A well-known business networking platform experienced such a case in 2021 when an alleged dataset of its users’ data was put up for sale on the Dark Web. However, further investigation revealed that it was not a data breach but rather an aggregation of publicly accessible user profiles. This incident garnered considerable media attention and sparked discussions within the Dark Web community. Similar instances often occur with social media databases like LinkedIn, Facebook, or others, where fake leaks circulate on the Dark Web, occasionally causing alarm among targeted companies.
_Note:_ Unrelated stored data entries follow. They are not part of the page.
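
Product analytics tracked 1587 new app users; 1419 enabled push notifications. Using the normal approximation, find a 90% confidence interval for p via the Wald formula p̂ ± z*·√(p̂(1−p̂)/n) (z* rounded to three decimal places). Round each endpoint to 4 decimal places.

(0.8814, 0.9068)

With x = 1419 successes in n = 1587, p̂ = 0.89414.
SE = √(p̂(1−p̂)/n) = √(0.094654/1587) = 0.007723.
For 90% confidence, z* = 1.645.
Margin = 1.645·0.007723 = 0.01270.
Interval: 0.89414 ± 0.01270 → (0.8814, 0.9068).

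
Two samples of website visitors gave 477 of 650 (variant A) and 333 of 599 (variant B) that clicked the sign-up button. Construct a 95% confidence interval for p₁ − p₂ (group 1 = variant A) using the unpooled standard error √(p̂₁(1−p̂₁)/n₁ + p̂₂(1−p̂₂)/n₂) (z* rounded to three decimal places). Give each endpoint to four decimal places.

p̂₁ = 477/650 = 0.73385, p̂₂ = 333/599 = 0.55593; p̂₁ − p̂₂ = 0.17792.
SE = √(0.000300486 + 0.000412141) = √0.000712627 = 0.026695.
For 95% confidence, z* = 1.960. Margin = 1.960·0.026695 = 0.05232.
So the interval runs from 0.1256 to 0.2302.

(0.1256, 0.2302)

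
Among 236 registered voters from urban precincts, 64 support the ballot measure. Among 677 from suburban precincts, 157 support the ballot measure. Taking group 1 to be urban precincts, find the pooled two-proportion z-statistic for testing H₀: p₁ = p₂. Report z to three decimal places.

z = 1.213

p̂₁ = 64/236 = 0.27119, p̂₂ = 157/677 = 0.23191.
Pooled p̂ = (64+157)/(236+677) = 221/913 = 0.24206.
Pooled SE = √[0.1834665·0.00571439] ≈ 0.032379.
z = 0.03928/0.032379 = 1.213.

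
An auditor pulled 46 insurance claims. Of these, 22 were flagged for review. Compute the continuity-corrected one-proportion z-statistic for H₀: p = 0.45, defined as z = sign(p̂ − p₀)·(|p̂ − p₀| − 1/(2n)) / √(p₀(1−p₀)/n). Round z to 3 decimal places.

p̂ = 22/46 = 0.47826. p̂ − p₀ = 0.028261.
Continuity correction 1/(2n) = 1/92 = 0.010870.
Corrected numerator: |0.028261| − 0.010870 = 0.017391.
Under H₀, SE = √(p₀(1−p₀)/n) = √(0.45·0.55/46) = √0.005380435 = 0.073351.
z = (+)0.017391/0.073351 = 0.237.

z = 0.237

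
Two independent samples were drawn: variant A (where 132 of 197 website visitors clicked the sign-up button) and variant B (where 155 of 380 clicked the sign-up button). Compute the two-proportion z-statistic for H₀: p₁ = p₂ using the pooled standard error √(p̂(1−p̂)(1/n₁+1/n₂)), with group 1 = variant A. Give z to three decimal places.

z = 5.972

Sample proportions: p̂₁ = 132/197 = 0.67005 and p̂₂ = 155/380 = 0.40789.
Pooled p̂ = (132+155)/(197+380) = 287/577 = 0.49740.
SE = √[p̂(1−p̂)(1/n₁+1/n₂)] = √[0.49740·0.50260·(1/197+1/380)] ≈ 0.043896.
z = (p̂₁ − p̂₂)/SE = (0.67005 − 0.40789)/0.043896 = 0.26216/0.043896 = 5.972.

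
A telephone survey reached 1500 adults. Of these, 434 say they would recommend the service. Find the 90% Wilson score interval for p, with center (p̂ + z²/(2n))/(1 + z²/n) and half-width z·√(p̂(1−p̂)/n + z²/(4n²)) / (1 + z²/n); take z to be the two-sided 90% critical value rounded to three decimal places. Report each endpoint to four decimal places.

(0.2705, 0.3090)

Here p̂ = 434/1500 = 0.28933 and z = 1.645 (z² = 2.706025).
Denominator 1 + z²/n = 1 + 2.706025/1500 = 1.001804.
Center = (0.28933 + 0.000902)/1.001804 = 0.28971.
Radicand: p̂(1−p̂)/n + z²/(4n²) = 0.000137080 + 0.000000301 = 0.000137381.
Half-width = z·√(radicand)/denom = 1.645·0.011721/1.001804 = 0.01925.
Interval: 0.28971 ± 0.01925 → (0.2705, 0.3090).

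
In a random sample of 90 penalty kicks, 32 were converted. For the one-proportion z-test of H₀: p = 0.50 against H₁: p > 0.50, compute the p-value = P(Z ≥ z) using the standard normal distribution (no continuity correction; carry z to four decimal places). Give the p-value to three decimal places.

The sample proportion is 32/90 = 0.35556.
SE₀ = √(0.50·0.50/90) = 0.052705.
Test statistic (full precision, shown to 4 dp): z = (32/90 − 0.50)/SE₀ ≈ -2.7406.
p-value = P(Z ≥ z) with z = -2.7406 → 0.997.

p-value = 0.997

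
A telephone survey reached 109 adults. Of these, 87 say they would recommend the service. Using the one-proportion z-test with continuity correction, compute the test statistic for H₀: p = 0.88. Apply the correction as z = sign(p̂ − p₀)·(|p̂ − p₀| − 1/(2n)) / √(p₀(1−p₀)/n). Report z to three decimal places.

The sample proportion is 87/109 = 0.79817. p̂ − p₀ = -0.081835.
Continuity correction 1/(2n) = 1/218 = 0.004587.
Corrected numerator: |-0.081835| − 0.004587 = 0.077248.
Under H₀, SE = √(p₀(1−p₀)/n) = √(0.88·0.12/109) = √0.000968807 = 0.031126.
z = −0.077248/0.031126 = -2.482.

z = -2.482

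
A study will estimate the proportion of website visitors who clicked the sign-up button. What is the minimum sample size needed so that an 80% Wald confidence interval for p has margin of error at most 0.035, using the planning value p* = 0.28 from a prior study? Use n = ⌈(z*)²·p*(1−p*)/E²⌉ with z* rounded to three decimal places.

For 80% confidence, z* = 1.282.
p*(1−p*) = 0.28·0.72 = 0.2016.
Required n before rounding: 1.643524 × 0.2016 / 0.035² = 270.477.
Rounding up, n = 271.

n = 271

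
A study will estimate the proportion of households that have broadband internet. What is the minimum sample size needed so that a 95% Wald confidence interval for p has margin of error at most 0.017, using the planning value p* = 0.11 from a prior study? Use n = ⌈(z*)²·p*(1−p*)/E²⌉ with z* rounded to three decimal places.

z* = 1.960 at the 95% level.
p*(1−p*) = 0.11·0.89 = 0.0979.
Required n before rounding: 3.841600 × 0.0979 / 0.017² = 1301.359.
⌈1301.359⌉ = 1302.

n = 1302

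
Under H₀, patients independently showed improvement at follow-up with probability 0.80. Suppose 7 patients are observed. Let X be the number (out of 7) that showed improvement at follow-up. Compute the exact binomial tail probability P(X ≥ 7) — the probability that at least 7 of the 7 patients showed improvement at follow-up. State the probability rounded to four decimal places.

X is binomial with n = 7 and p = 0.80.
P(X ≥ 7) = C(7,7)·0.80^7·0.20^0.
= 0.209715 = 0.2097.

P = 0.2097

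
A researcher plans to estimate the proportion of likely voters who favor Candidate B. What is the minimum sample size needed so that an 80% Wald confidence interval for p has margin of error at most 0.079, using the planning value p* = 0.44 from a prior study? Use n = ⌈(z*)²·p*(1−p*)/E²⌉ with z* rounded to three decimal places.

The 80% critical value is z* = 1.282.
p*(1−p*) = 0.44·0.56 = 0.2464.
Required n before rounding: 1.643524 × 0.2464 / 0.079² = 64.888.
Rounding up, n = 65.

n = 65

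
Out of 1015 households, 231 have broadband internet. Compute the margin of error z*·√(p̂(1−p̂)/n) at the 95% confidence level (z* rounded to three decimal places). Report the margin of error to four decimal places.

ME = 0.0258

Sample proportion p̂ = 231/1015 = 0.22759.
Standard error of p̂: √(0.175791/1015) = √0.000173193 = 0.013160.
The 95% critical value is z* = 1.960.
So ME = 0.0258.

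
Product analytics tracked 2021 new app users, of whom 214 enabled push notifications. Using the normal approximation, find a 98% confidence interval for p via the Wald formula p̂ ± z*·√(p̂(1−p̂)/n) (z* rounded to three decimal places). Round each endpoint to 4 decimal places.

(0.0900, 0.1218)

The sample proportion is 214/2021 = 0.10589.
SE = √(p̂(1−p̂)/n) = √(0.094676/2021) = 0.006844.
The 98% critical value is z* = 2.326.
Margin of error: 2.326 × 0.006844 = 0.01592.
CI: 0.10589 ± 0.01592 = (0.0900, 0.1218).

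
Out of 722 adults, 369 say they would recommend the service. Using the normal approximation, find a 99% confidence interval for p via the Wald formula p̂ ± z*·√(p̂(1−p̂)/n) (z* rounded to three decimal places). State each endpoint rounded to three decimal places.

(0.463, 0.559)

Sample proportion p̂ = 369/722 = 0.51108.
SE = √(p̂(1−p̂)/n) = √(0.249877/722) = 0.018604.
For 99% confidence, z* = 2.576.
Margin of error: 2.576 × 0.018604 = 0.04792.
So the interval runs from 0.463 to 0.559.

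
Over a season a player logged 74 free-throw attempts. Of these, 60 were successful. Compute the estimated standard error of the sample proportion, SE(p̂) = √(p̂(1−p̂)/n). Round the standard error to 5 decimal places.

p̂ = 60/74 = 0.81081.
p̂(1−p̂) = 0.81081·0.18919 = 0.153397.
SE = √(0.153397/74) = 0.04553.

SE = 0.04553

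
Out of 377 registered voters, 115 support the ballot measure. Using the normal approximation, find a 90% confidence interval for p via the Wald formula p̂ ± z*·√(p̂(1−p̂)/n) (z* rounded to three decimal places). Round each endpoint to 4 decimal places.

The sample proportion is 115/377 = 0.30504.
SE = √(p̂(1−p̂)/n) = √(0.211991/377) = 0.023713.
z* = 1.645 at the 90% level.
Margin = 1.645·0.023713 = 0.03901.
CI: 0.30504 ± 0.03901 = (0.2660, 0.3440).

(0.2660, 0.3440)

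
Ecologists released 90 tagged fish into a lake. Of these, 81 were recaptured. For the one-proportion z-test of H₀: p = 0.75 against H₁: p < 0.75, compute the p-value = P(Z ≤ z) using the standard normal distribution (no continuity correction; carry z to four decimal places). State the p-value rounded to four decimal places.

p-value = 0.9995

p̂ = 81/90 = 0.90000.
Null standard error: √(0.75·0.25/90) = √0.002083333 = 0.045644.
Test statistic (full precision, shown to 4 dp): z = (81/90 − 0.75)/SE₀ ≈ 3.2863.
From the standard normal, P(Z ≤ z) = 0.9995.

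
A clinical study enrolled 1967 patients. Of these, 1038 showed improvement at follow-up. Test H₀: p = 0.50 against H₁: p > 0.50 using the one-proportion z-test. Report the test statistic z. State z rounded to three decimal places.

Sample proportion p̂ = 1038/1967 = 0.52771.
Null standard error: √(0.50·0.50/1967) = √0.000127097 = 0.011274.
Test statistic: z = 0.02771/0.011274 = 2.458.

z = 2.458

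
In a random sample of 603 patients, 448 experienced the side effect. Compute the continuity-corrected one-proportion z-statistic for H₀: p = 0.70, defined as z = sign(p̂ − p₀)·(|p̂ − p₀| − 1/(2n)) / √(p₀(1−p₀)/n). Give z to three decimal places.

The sample proportion is 448/603 = 0.74295. p̂ − p₀ = 0.042952.
Continuity correction 1/(2n) = 1/1206 = 0.000829.
Corrected numerator: |0.042952| − 0.000829 = 0.042123.
Null standard error: √(0.70·0.30/603) = √0.000348259 = 0.018662.
z = +0.042123/0.018662 = 2.257.

z = 2.257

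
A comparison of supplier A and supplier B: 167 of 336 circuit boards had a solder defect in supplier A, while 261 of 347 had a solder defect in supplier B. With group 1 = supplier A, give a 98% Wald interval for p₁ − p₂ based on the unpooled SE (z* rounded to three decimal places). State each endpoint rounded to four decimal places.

(-0.3384, -0.1719)

p̂₁ = 167/336 = 0.49702, p̂₂ = 261/347 = 0.75216; p̂₁ − p̂₂ = -0.25514.
SE = √(0.000744021 + 0.000537218) = √0.001281239 = 0.035794.
For 98% confidence, z* = 2.326. Margin of error = 0.08326.
So the interval runs from -0.3384 to -0.1719.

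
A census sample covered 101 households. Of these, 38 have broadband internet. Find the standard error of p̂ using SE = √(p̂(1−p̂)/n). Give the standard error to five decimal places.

SE = 0.04820

p̂ = 38/101 = 0.37624.
p̂(1−p̂) = 0.37624·0.62376 = 0.234683.
Dividing by n and taking the root: √0.002323594 = 0.04820.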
According to Kaspersky Digital Footprint Intelligence, the number of posts on the Dark Web mentioning social media leaks increased significantly after the aforementioned case in 2021. However, many of these messages may simply be reposts of the same database, emphasizing the prevalence of fake leaks and their potential for misinformation.
Old leaks, even if genuine, can also serve as the basis for creating fake leaks. Presenting old data leaks as new creates the illusion that cybercriminals have widespread access to sensitive information and are actively engaged in cyberattacks. This tactic helps them build a reputation among potential buyers or other criminals in underground markets. The continuous reposting of old or unverified leaks in shadow communities poses reputational risks and threatens the security of customers.
To effectively mitigate the risks associated with fake leaks, businesses must respond promptly and avoid panic. It is crucial to thoroughly investigate the reported leak by verifying the source, cross-referencing internal data, and assessing information credibility. Collecting evidence to confirm the attack and compromise is essential. Large businesses, in particular, should prepare a communication plan in advance to interact with clients, journalists, and government agencies. Proactive monitoring of the Dark Web can help detect new posts about both fake and real leaks and track spikes in malicious activity. As Dark Web monitoring requires automation and internal teams may lack resources or time, external experts are often relied upon for this task.
Additionally, developing comprehensive incident response plans with designated teams, communication channels, and protocols enables businesses to address these cases promptly if they occur. In an era where data leaks pose constant threats, swift and proactive actions are essential. By identifying and responding to incidents, conducting thorough investigations, engaging with cybersecurity experts, and collaborating with law enforcement, companies can mitigate risks, protect their reputation, and safeguard customer trust.